Playing Games with Souls
Both sides do it. Not everyone does, but more than enough.
“It?”
That reflex where our side celebrates and the other side melts down.
How crazy is it that some Democrats had a meltdown when President Donald Trump went in and removed one of the world’s most dangerous figures in the drug world? And how wild was it when President Barack Obama ordered the operation that killed Osama bin Laden—and while most Republicans praised it, some still found ways to criticize how it was handled or used politically.*
It’s part of a bigger pattern:
When your party takes bold action → it’s “strong leadership.”
When the other party does → it’s “reckless,” “dangerous,” or “political.”
It’s not universal—there are always exceptions—but it’s common enough that it feels predictable.
And honestly? It feels like people are playing games with lives. Frankly, that sickens me. It hasn’t made the country I live in better.
But that emotion pales when it comes to the feeling I get when I see it in the church.
An elder and a preacher clash and the clash leads to not working together or worse, working at odd with each other.

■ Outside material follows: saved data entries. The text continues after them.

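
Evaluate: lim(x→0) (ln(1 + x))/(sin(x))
This is a 0/0 indeterminate form.

Apply L'Hôpital's rule: differentiate numerator and denominator separately.
  f(x) = ln(x + 1)   ⇒   f'(x) = 1/(x + 1)
  g(x) = sin(x)   ⇒   g'(x) = cos(x)
  lim(x→0) f'(x)/g'(x) = lim(x→0) (1/(x + 1))/(cos(x))
  = 1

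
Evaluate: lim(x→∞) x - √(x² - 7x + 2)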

Two preachers in an area can’t get along and the result is a rift between the two congregations they serve.
“Worse?” Yes, it feels like playing games over souls!
While they jockey and jostle for position, power, or just to win, the church stalls.
It stops thinking about souls.
It pushes away the very people who most need to be drawn in.
I know it’s not easy to move past hurt.
I know it’s hard to see beyond an issue you feel deeply about.
And I know how tempting it is to gather a following and dig in.
But we must, must, must not use souls as pawns in our personal conflicts.
Preacher friend, I love you… but move forward.
It might just be the very thing that keeps you from quitting.
*If that paragraph stirred something strong in you, don’t get stuck there. Don’t miss the point.